None of this is to say that Adidas isn't following a better strategy that might make them more money in the future. What I am saying is that the source articles justification for that position sounds weak, like they're just regurgitating Adidas' own press releases.

SpencerM said...

I can see Dr. Tufte's point, and maybe one of Adidas tactics will be to get a lot of the media's attention in order to reach more audiences. It is interesting that Adidas has been around for so much longer than Nike, yet Nike's business model seems to have propelled them to be the market leader. I think it is good that Adidas is fighting to get some of the contracts with big name stars that could influence future generations.

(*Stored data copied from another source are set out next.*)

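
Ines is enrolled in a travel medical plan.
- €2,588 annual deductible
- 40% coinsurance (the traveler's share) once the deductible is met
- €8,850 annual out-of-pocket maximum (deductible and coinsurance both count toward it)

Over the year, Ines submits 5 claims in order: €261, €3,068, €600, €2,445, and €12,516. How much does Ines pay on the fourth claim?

€978

Claim 1 — €261: fully absorbed by the deductible. Cost to traveler: €261. OOP to date €261.
Claim 2 — €3,068: €2,327 to deductible, leaving €741; 40% of €741 = €296.40. Traveler owes €2,623.40 (running OOP €2,884.40).
Claim 3 — €600: deductible met; 40% of €600 = €240. Traveler pays €240; OOP now €3,124.40.
Claim 4 — €2,445: 40% coinsurance on €2,445 = €978. Traveler owes €978 (running OOP €4,102.40).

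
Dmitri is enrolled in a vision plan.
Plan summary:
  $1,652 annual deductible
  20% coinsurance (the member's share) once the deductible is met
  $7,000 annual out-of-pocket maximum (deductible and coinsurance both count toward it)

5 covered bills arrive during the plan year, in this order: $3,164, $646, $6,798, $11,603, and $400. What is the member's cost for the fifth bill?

#1 ($3,164): deductible takes $1,652, $1,512 remains; coinsurance $1,512 × 20% = $302.40. Member pays $1,954.40; OOP now $1,954.40.
#2 ($646): 20% coinsurance on $646 = $129.20. Cost to member: $129.20. OOP to date $2,083.60.
#3 ($6,798): deductible already satisfied, so member's share is 20% × $6,798 = $1,359.60. Member pays $1,359.60; OOP now $3,443.20.
#4 ($11,603): deductible met; 20% of $11,603 = $2,320.60. Member pays $2,320.60; OOP now $5,763.80.
#5 ($400): deductible met; 20% of $400 = $80. Member owes $80 (running OOP $5,843.80).

$80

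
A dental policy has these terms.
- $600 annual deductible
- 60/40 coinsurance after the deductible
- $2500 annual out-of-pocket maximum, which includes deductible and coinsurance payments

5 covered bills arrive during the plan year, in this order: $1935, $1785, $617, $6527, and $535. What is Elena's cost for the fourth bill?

$405.20

#1 ($1935): $600 to deductible, leaving $1335; patient's 40% is $534. Cost to patient: $1134. OOP to date $1134.
#2 ($1785): deductible already satisfied, so patient's share is 40% × $1785 = $714. Patient owes $714 (running OOP $1848).
#3 ($617): deductible already satisfied, so patient's share is 40% × $617 = $246.80. Patient pays $246.80; OOP now $2094.80.
#4 ($6527): deductible already satisfied, so patient's share is 40% × $6527 = $2610.80. Adding that to $2094.80 gives $4705.60, past the $2500 cap; patient pays only $2500 − $2094.80 = $405.20.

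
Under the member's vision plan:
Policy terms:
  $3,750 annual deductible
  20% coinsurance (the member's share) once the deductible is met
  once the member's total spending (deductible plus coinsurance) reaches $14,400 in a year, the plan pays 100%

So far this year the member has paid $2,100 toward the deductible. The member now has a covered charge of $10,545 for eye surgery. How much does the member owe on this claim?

$3,429

Deductible still to meet: $3,750 − $2,100 = $1,650.
After the $1,650 deductible portion, $10,545 − $1,650 = $8,895 is subject to coinsurance.
20% of $8,895 = $1,779 falls to the member.
So the member owes $1,650 + $1,779 = $3,429 before any cap.
Year-to-date out-of-pocket becomes $2,100 + $3,429 = $5,529, still under the $14,400 maximum, so no cap applies.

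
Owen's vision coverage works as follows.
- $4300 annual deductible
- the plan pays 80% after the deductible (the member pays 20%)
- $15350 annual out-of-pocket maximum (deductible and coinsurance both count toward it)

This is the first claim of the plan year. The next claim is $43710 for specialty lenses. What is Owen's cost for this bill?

$12182

Nothing has been paid toward the $4300 deductible, so the first $4300 of this charge is applied there.
That leaves $43710 − $4300 = $39410 for coinsurance.
Coinsurance: $39410 × 20% = $7882.
Member responsibility before any cap: $4300 + $7882 = $12182.
Total out-of-pocket so far would be $0 + $12182 = $12182, below the $15350 cap — no reduction.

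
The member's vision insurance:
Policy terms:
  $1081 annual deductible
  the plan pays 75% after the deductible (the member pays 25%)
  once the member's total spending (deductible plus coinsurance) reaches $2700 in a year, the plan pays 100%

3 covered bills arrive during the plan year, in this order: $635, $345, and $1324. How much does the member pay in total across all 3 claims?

$1386.75

Bill 1, $635: all of it applies to the deductible. Member pays $635; OOP now $635.
Bill 2, $345: fully absorbed by the deductible. Cost to member: $345. OOP to date $980.
Bill 3, $1324: $101 to deductible, leaving $1223; coinsurance $1223 × 25% = $305.75. Cost to member: $406.75. OOP to date $1386.75.
Summing the member's payments: $635 + $345 + $406.75 = $1386.75.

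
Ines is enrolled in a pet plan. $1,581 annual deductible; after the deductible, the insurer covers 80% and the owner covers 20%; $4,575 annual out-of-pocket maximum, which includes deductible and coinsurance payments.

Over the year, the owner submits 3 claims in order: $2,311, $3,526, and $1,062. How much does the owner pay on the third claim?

$212.40

#1 ($2,311): deductible takes $1,581, $730 remains; coinsurance $730 × 20% = $146. Cost to owner: $1,727. OOP to date $1,727.
#2 ($3,526): deductible met; 20% of $3,526 = $705.20. Owner pays $705.20; OOP now $2,432.20.
#3 ($1,062): 20% coinsurance on $1,062 = $212.40. Owner owes $212.40 (running OOP $2,644.60).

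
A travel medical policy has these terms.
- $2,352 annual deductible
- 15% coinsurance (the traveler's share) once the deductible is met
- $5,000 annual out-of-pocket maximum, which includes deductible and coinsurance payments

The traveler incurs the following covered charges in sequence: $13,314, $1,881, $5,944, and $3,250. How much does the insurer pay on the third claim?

Claim 1 — $13,314: deductible takes $2,352, $10,962 remains; traveler's 15% is $1,644.30. Traveler pays $3,996.30; OOP now $3,996.30. Insurer: $13,314 − $3,996.30 = $9,317.70.
Claim 2 — $1,881: deductible met; 15% of $1,881 = $282.15. Traveler owes $282.15 (running OOP $4,278.45). Insurer: $1,881 − $282.15 = $1,598.85.
Claim 3 — $5,944: deductible met; 15% of $5,944 = $891.60. That would push OOP to $5,170.05, over the $5,000 cap, so traveler pays $5,000 − $4,278.45 = $721.55. Insurer: $5,944 − $721.55 = $5,222.45.

$5,222.45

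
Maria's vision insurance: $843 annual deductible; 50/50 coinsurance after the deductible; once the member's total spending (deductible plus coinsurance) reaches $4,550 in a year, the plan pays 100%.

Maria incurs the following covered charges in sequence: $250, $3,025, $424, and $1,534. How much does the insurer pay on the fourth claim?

$767

Claim 1 ($250): fully absorbed by the deductible. Member owes $250 (running OOP $250). Plan pays $250 − $250 = $0.
Claim 2 ($3,025): $593 to deductible, leaving $2,432; 50% of $2,432 = $1,216. Member owes $1,809 (running OOP $2,059). Plan pays $3,025 − $1,809 = $1,216.
Claim 3 ($424): deductible met; 50% of $424 = $212. Cost to member: $212. OOP to date $2,271. Insurer: $424 − $212 = $212.
Claim 4 ($1,534): 50% coinsurance on $1,534 = $767. Member pays $767; OOP now $3,038. Insurer: $1,534 − $767 = $767.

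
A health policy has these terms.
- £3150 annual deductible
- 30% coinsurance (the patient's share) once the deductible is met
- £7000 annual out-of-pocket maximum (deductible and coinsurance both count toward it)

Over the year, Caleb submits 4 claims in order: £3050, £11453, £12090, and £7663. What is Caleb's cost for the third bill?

£444.10

Bill 1, £3050: entire amount goes to the deductible. Patient owes £3050 (running OOP £3050).
Bill 2, £11453: deductible takes £100, £11353 remains; patient's 30% is £3405.90. Patient pays £3505.90; OOP now £6555.90.
Bill 3, £12090: deductible already satisfied, so patient's share is 30% × £12090 = £3627. OOP would hit £10182.90 > £7000, so the cap limits the patient to £7000 − £6555.90 = £444.10.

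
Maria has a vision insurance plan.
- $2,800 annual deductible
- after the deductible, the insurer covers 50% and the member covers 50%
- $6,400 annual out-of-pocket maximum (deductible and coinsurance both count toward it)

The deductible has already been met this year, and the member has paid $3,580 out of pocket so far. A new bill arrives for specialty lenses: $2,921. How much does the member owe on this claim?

The deductible is already satisfied, so the full bill goes to coinsurance.
50% of $2,921 = $1,460.50 falls to the member.
Year-to-date out-of-pocket becomes $3,580 + $1,460.50 = $5,040.50, still under the $6,400 maximum, so no cap applies.

$1,460.50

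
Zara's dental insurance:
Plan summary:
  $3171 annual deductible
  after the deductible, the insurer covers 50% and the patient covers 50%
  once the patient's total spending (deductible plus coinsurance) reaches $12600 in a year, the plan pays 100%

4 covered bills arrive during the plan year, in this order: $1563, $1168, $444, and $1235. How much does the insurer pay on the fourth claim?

$617.50

Claim 1 — $1563: entire amount goes to the deductible. Cost to patient: $1563. OOP to date $1563. Insurer: $1563 − $1563 = $0.
Claim 2 — $1168: fully absorbed by the deductible. Patient owes $1168 (running OOP $2731). Insurer: $1168 − $1168 = $0.
Claim 3 — $444: deductible takes $440, $4 remains; 50% of $4 = $2. Patient owes $442 (running OOP $3173). Plan pays $444 − $442 = $2.
Claim 4 — $1235: 50% coinsurance on $1235 = $617.50. Cost to patient: $617.50. OOP to date $3790.50. Plan pays $1235 − $617.50 = $617.50.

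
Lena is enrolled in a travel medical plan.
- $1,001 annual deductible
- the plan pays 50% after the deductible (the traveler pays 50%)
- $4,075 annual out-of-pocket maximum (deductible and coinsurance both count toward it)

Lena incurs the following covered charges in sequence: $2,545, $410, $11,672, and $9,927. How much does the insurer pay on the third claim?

Claim 1 — $2,545: $1,001 finishes the deductible; $1,544 goes to coinsurance; coinsurance $1,544 × 50% = $772. Traveler owes $1,773 (running OOP $1,773). Insurer: $2,545 − $1,773 = $772.
Claim 2 — $410: 50% coinsurance on $410 = $205. Cost to traveler: $205. OOP to date $1,978. Plan pays $410 − $205 = $205.
Claim 3 — $11,672: deductible already satisfied, so traveler's share is 50% × $11,672 = $5,836. Adding that to $1,978 gives $7,814, past the $4,075 cap; traveler pays only $4,075 − $1,978 = $2,097. Insurer: $11,672 − $2,097 = $9,575.

$9,575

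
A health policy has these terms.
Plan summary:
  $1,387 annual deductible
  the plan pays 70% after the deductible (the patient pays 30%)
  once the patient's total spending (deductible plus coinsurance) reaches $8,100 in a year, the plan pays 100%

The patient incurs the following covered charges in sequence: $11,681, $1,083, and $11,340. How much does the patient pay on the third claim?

$3,299.90

Claim 1 — $11,681: deductible takes $1,387, $10,294 remains; coinsurance $10,294 × 30% = $3,088.20. Patient owes $4,475.20 (running OOP $4,475.20).
Claim 2 — $1,083: 30% coinsurance on $1,083 = $324.90. Patient owes $324.90 (running OOP $4,800.10).
Claim 3 — $11,340: 30% coinsurance on $11,340 = $3,402. OOP would hit $8,202.10 > $8,100, so the cap limits the patient to $8,100 − $4,800.10 = $3,299.90.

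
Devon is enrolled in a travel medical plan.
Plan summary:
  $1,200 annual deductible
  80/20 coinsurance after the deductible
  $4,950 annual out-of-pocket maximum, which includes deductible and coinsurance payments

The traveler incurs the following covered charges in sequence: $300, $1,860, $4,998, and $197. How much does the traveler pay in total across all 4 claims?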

It seems to me that Adidas is currently competing in many different markets. For athletic contracts the market seems like an oligopoly with few big competitors all selling basically the same product. There are also high barriers to entry making it hard for any new competition to arise. On the other hand, when it comes to casual shoes they seem to be competing in perfect competition. There are thousands of different companies that sell and produce casual shoes. There are also very few barriers to entry and many substitutes. We can see that mastering the principles taught in our economics class and learning about the nature of different markets is critical for companies such as Adidas to understand.

Jake Eliason said...

My favorite pair of tennis shoes is made by Adidas.

I think the article is a little strange how it does not link the reason to increase advertising to profits, but instead links it to market share. It doesn’t matter if your company has a majority of the market if it is not making any money. The goal of firms like Nike, Under Armor, and Adidas is to make a profit. It does make me hope that in relaying the article from the company someone shifted the focus from something they didn’t understand, to a more common term like market share. This would help readers be more prone to read the article, and offer a better reason for the change.

Adidas increased the amount spent in advertising and saw a benefit to sales. It could be possible that the own advertising elasticity of Adidas is more elastic than what is common in the market. If this is true, Adidas would be wise to increase marketing because they would see a beneficial response in sales, and hopefully profits. This would provide a much better basis for making the decision to increase advertising.

Dr. Tufte said...

SpencerM: 50/50

SpencerM has hit on an essential point to applying industrial organization: most businesses aren't operating in just one form. Instead, they are perfectly competitive for some products, monopolies for others, and so on. To be sure, I think Adidas is looking for those markets on which it can charge a mark-up. And getting celebrity spokespeople is one way to differentiate a brand to do that.

Jake Eliason: I do think there's a role for market share as a goal, but I think it gets abused as a general goal. Obviously, if your market is a fixed pie, then gaining market share is probably a good thing. But it gets harder to figure out if that pie is getting larger (or smaller). In all cases, market share is a more helpful goal if you average variable costs are low and stable. But again, it's not clear this is always the case.

It's slightly off topic, but there evidence in the finance literature that excess focus on market share is a symptom of an agency problem between owners and managers. Market share is associated with free cash flow, which is easier for managers to appropriate.

Dr. Tufte said...

Jake Eliason: 50/50 (although your comment doesn't read very well, I didn't see anything specifically wrong with it). Sorry for forgetting a score in my last comment.